I couldn't tell how well they were doing, since he was standing in the pool, sagging to get his shoulders into the water's cooling influence.  But he was happy, that I knew at once (and so was I).  He turned to see those sitting in the shade, teasing them about staying out and keeping dry.  They ignored him, so he stopped and eased back into the cooling water.  He didn't need them to know what he enjoyed.  But like most things these days, he found it pleased him only for a minute or two.

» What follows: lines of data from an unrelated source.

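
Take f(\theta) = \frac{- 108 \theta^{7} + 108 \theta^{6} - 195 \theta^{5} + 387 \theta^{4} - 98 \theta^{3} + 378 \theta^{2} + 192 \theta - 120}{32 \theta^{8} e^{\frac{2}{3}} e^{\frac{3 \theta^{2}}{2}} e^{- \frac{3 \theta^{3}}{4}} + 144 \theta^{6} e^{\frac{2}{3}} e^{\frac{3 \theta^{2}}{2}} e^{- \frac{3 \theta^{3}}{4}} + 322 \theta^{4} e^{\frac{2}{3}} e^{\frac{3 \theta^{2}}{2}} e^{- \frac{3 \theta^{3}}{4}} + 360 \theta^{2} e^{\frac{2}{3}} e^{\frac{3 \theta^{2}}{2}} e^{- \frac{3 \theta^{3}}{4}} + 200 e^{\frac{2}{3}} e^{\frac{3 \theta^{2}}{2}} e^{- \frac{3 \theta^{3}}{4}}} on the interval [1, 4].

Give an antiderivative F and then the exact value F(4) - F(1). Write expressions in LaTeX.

Recover f(\theta) by differentiating a candidate F(\theta); any mismatch rules it out.
F(\theta) = - \frac{2 \left(3 \theta + 1\right) e^{\frac{3 \theta^{3}}{4} - \frac{3 \theta^{2}}{2} - \frac{2}{3}}}{4 \theta^{4} + 9 \theta^{2} + 10} is an antiderivative of f.
Check: d/d\theta[- \frac{2 \left(3 \theta + 1\right) e^{\frac{3 \theta^{3}}{4} - \frac{3 \theta^{2}}{2} - \frac{2}{3}}}{4 \theta^{4} + 9 \theta^{2} + 10}] = \frac{- 108 \theta^{7} + 108 \theta^{6} - 195 \theta^{5} + 387 \theta^{4} - 98 \theta^{3} + 378 \theta^{2} + 192 \theta - 120}{32 \theta^{8} e^{\frac{2}{3}} e^{\frac{3 \theta^{2}}{2}} e^{- \frac{3 \theta^{3}}{4}} + 144 \theta^{6} e^{\frac{2}{3}} e^{\frac{3 \theta^{2}}{2}} e^{- \frac{3 \theta^{3}}{4}} + 322 \theta^{4} e^{\frac{2}{3}} e^{\frac{3 \theta^{2}}{2}} e^{- \frac{3 \theta^{3}}{4}} + 360 \theta^{2} e^{\frac{2}{3}} e^{\frac{3 \theta^{2}}{2}} e^{- \frac{3 \theta^{3}}{4}} + 200 e^{\frac{2}{3}} e^{\frac{3 \theta^{2}}{2}} e^{- \frac{3 \theta^{3}}{4}}} = f(\theta).
F(4) = - \frac{13 e^{\frac{70}{3}}}{589}; F(1) = - \frac{8}{23 e^{\frac{17}{12}}}.
Integral = F(4) - F(1) = - \frac{13 e^{\frac{70}{3}}}{589} + \frac{8}{23 e^{\frac{17}{12}}}.

Antiderivative: F(\theta) = - \frac{2 \left(3 \theta + 1\right) e^{\frac{3 \theta^{3}}{4} - \frac{3 \theta^{2}}{2} - \frac{2}{3}}}{4 \theta^{4} + 9 \theta^{2} + 10}; value = - \frac{13 e^{\frac{70}{3}}}{589} + \frac{8}{23 e^{\frac{17}{12}}}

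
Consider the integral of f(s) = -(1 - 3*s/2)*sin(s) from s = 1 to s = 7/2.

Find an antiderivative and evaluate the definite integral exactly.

Antiderivative: F(s) = -(3*s*cos(s) - 3*sin(s) - 2*cos(s))/2; value = -3*sin(1)/2 + 3*sin(7/2)/2 + cos(1)/2 - 17*cos(7/2)/4

For F(s) to be correct the identity F'(s) - f(s) = 0 must hold.
F(s) = -(3*s*cos(s) - 3*sin(s) - 2*cos(s))/2 is an antiderivative of f.
Check: d/ds[-(3*s*cos(s) - 3*sin(s) - 2*cos(s))/2] = 3*s*sin(s)/2 - sin(s), which equals f(s).
F(7/2) = 3*sin(7/2)/2 - 17*cos(7/2)/4; F(1) = -cos(1)/2 + 3*sin(1)/2.
Integral = F(7/2) - F(1) = -3*sin(1)/2 + 3*sin(7/2)/2 + cos(1)/2 - 17*cos(7/2)/4.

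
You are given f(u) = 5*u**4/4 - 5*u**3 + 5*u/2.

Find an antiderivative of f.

The integrand splits into summands that can be handled one at a time.
Check: d/du[u**5/4 - 5*u**4/4 + 5*u**2/4] = 5*u**4/4 - 5*u**3 + 5*u/2 = f(u).

An antiderivative is F(u) = u**5/4 - 5*u**4/4 + 5*u**2/4.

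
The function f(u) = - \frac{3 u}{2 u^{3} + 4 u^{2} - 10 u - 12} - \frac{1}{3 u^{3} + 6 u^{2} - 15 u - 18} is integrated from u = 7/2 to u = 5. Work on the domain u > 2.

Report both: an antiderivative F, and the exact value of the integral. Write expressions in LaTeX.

Factor the denominator (6 \left(u - 2\right) \left(u + 1\right) \left(u + 3\right)) and decompose: f = \frac{5}{12 \left(u + 3\right)} - \frac{7}{36 \left(u + 1\right)} - \frac{2}{9 \left(u - 2\right)}; each piece integrates to a log, atan, or power term.
F(u) = - \frac{2 \log{\left(u - 2 \right)}}{9} - \frac{7 \log{\left(u + 1 \right)}}{36} + \frac{5 \log{\left(u + 3 \right)}}{12} is an antiderivative of f.
Check: d/du[- \frac{2 \log{\left(u - 2 \right)}}{9} - \frac{7 \log{\left(u + 1 \right)}}{36} + \frac{5 \log{\left(u + 3 \right)}}{12}] = \frac{- 9 u - 2}{6 u^{3} + 12 u^{2} - 30 u - 36}, which equals f(u).
F(5) = - \frac{7 \log{\left(6 \right)}}{36} - \frac{2 \log{\left(3 \right)}}{9} + \frac{5 \log{\left(8 \right)}}{12}; F(7/2) = - \frac{7 \log{\left(\frac{9}{2} \right)}}{36} - \frac{2 \log{\left(\frac{3}{2} \right)}}{9} + \frac{5 \log{\left(\frac{13}{2} \right)}}{12}.
Integral = F(5) - F(7/2) = - \frac{5 \log{\left(\frac{13}{2} \right)}}{12} - \frac{7 \log{\left(6 \right)}}{36} - \frac{2 \log{\left(3 \right)}}{9} + \frac{2 \log{\left(\frac{3}{2} \right)}}{9} + \frac{7 \log{\left(\frac{9}{2} \right)}}{36} + \frac{5 \log{\left(8 \right)}}{12}.

Antiderivative: F(u) = - \frac{2 \log{\left(u - 2 \right)}}{9} - \frac{7 \log{\left(u + 1 \right)}}{36} + \frac{5 \log{\left(u + 3 \right)}}{12}; value = - \frac{5 \log{\left(\frac{13}{2} \right)}}{12} - \frac{7 \log{\left(6 \right)}}{36} - \frac{2 \log{\left(3 \right)}}{9} + \frac{2 \log{\left(\frac{3}{2} \right)}}{9} + \frac{7 \log{\left(\frac{9}{2} \right)}}{36} + \frac{5 \log{\left(8 \right)}}{12}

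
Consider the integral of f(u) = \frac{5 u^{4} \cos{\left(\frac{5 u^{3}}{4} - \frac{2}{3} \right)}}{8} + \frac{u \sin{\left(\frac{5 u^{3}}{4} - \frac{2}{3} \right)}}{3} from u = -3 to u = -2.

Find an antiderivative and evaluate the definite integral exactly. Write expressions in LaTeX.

f has the shape v'r + vr' for v = \frac{u^{2}}{6} and r = \sin{\left(\frac{5 u^{3}}{4} - \frac{2}{3} \right)} — it is the derivative of the product v*r.
F(u) = \frac{u^{2} \sin{\left(\frac{5 u^{3}}{4} - \frac{2}{3} \right)}}{6} is an antiderivative of f.
Check: d/du[\frac{u^{2} \sin{\left(\frac{5 u^{3}}{4} - \frac{2}{3} \right)}}{6}] = \frac{5 u^{4} \cos{\left(\frac{5 u^{3}}{4} - \frac{2}{3} \right)}}{8} + \frac{u \sin{\left(\frac{5 u^{3}}{4} - \frac{2}{3} \right)}}{3} = f(u).
F(-2) = - \frac{2 \sin{\left(\frac{32}{3} \right)}}{3}; F(-3) = - \frac{3 \sin{\left(\frac{413}{12} \right)}}{2}.
Integral = F(-2) - F(-3) = \frac{3 \sin{\left(\frac{413}{12} \right)}}{2} - \frac{2 \sin{\left(\frac{32}{3} \right)}}{3}.

Antiderivative: F(u) = \frac{u^{2} \sin{\left(\frac{5 u^{3}}{4} - \frac{2}{3} \right)}}{6}; value = \frac{3 \sin{\left(\frac{413}{12} \right)}}{2} - \frac{2 \sin{\left(\frac{32}{3} \right)}}{3}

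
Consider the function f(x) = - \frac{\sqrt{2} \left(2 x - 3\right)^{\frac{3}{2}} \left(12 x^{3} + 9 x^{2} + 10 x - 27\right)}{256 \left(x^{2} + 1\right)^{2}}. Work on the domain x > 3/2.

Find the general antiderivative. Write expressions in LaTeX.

For F(x) to be correct the identity F'(x) - f(x) = 0 must hold.
Check: d/dx[\frac{- 16 x^{3} \sqrt{2 x - 3} + 60 x^{2} \sqrt{2 x - 3} - 72 x \sqrt{2 x - 3} + 27 \sqrt{2 x - 3}}{128 \sqrt{2} x^{2} + 128 \sqrt{2}}] = \frac{- 48 \sqrt{2} x^{5} + 108 \sqrt{2} x^{4} - 40 \sqrt{2} x^{3} + 147 \sqrt{2} x^{2} - 414 \sqrt{2} x + 243 \sqrt{2}}{256 x^{4} \sqrt{2 x - 3} + 512 x^{2} \sqrt{2 x - 3} + 256 \sqrt{2 x - 3}}, which equals f(x).

F(x) = \frac{- 16 x^{3} \sqrt{2 x - 3} + 60 x^{2} \sqrt{2 x - 3} - 72 x \sqrt{2 x - 3} + 27 \sqrt{2 x - 3}}{128 \sqrt{2} x^{2} + 128 \sqrt{2}} + C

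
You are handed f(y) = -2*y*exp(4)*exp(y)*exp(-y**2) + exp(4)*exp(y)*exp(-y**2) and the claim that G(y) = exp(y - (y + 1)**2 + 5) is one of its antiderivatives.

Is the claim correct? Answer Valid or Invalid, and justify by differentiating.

d/dy[G] = -2*y*exp(4)*exp(-y)*exp(-y**2) - exp(4)*exp(-y)*exp(-y**2)
d/dy[G] - f(y) = (2*y*exp(4)*exp(y) - 2*y*exp(4)*exp(-y) - exp(4)*exp(y) - exp(4)*exp(-y))*exp(-y**2) != 0.

Invalid: d/dy[G] - f = (2*y*exp(4)*exp(y) - 2*y*exp(4)*exp(-y) - exp(4)*exp(y) - exp(4)*exp(-y))*exp(-y**2), which is not 0.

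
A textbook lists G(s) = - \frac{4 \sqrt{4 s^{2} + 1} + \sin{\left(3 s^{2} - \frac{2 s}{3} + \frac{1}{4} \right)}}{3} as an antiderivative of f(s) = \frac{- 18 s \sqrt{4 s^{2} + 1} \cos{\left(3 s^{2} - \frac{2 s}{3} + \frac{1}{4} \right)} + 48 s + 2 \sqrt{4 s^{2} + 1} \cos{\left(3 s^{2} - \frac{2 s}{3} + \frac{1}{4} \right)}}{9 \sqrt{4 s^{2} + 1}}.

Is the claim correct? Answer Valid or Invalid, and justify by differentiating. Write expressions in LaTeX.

d/ds[G] = \frac{- 18 s \sqrt{4 s^{2} + 1} \cos{\left(3 s^{2} - \frac{2 s}{3} + \frac{1}{4} \right)} - 48 s + 2 \sqrt{4 s^{2} + 1} \cos{\left(3 s^{2} - \frac{2 s}{3} + \frac{1}{4} \right)}}{9 \sqrt{4 s^{2} + 1}}
d/ds[G] - f(s) = - \frac{32 s}{3 \sqrt{4 s^{2} + 1}} != 0.

Invalid: d/ds[G] - f = - \frac{32 s}{3 \sqrt{4 s^{2} + 1}}, which is not 0.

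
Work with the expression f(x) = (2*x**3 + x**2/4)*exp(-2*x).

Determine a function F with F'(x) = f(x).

An antiderivative is F(x) = (-16*x**3 - 26*x**2 - 26*x - 13)*exp(-2*x)/16.

Recognize the product-rule pattern: f = u'v + uv' with u = -x**3 - 13*x**2/8 - 13*x/8 - 13/16, v = exp(-2*x), so integration by parts undoes it.
Check: d/dx[(-16*x**3 - 26*x**2 - 26*x - 13)*exp(-2*x)/16] = (8*x**3 + x**2)*exp(-2*x)/4, which equals f(x).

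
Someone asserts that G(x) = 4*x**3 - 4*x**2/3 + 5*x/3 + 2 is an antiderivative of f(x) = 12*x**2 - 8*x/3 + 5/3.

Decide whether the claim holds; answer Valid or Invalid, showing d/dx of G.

Valid - differentiating G returns exactly f.

d/dx[G] = 12*x**2 - 8*x/3 + 5/3
This equals f(x) exactly, so the claim holds.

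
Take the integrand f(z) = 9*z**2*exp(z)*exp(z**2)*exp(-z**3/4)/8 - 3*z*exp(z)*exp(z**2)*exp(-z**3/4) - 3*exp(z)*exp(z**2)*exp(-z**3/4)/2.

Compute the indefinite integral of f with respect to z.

F(z) = -3*exp(-z**3/4 + z**2 + z)/2 + C

f matches the chain-rule pattern g'(h)*h' with inner function h(z) = -z**3/4 + z**2 + z; substituting u = h(z) collapses the integral.
Check: d/dz[-3*exp(-z**3/4 + z**2 + z)/2] = 9*z**2*exp(z)*exp(z**2)*exp(-z**3/4)/8 - 3*z*exp(z)*exp(z**2)*exp(-z**3/4) - 3*exp(z)*exp(z**2)*exp(-z**3/4)/2 = f(z).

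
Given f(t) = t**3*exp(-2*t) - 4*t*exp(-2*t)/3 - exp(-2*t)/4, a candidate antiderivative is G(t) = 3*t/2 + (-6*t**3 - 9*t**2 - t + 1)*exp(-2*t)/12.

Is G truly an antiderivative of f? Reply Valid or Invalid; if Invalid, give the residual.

Invalid: d/dt[G] - f = 3/2, which is not 0.

d/dt[G] = (12*t**3 - 16*t + 18*exp(2*t) - 3)*exp(-2*t)/12
d/dt[G] - f(t) = 3/2 != 0.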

Soon, he had decided to step up and out, letting the water run off his chest and stomach, and down his calves, dripping from his trunks as well.   A shout made him turn, too quickly; scraping his toe, nearly tripping, too.  The youngest grand had swallowed when he should have breathed and was panicked.  He half-jumped, and didn't land, dipping below the water's surface for a moment.  He kept moving in their direction, his own panic starting up as well.  He grabbed, caught an arm and pulled, stomping his foot hard, banging the front knuckle, scraping the top as well....  Soon, neither were panicked, one was choking; soon both did.  One with some kind of physical relief--breathing air, the other relieved in his head, but just as surely feeling the relief.  All except for me, the toe, bleeding now, scraped, stubbed, and throbbing.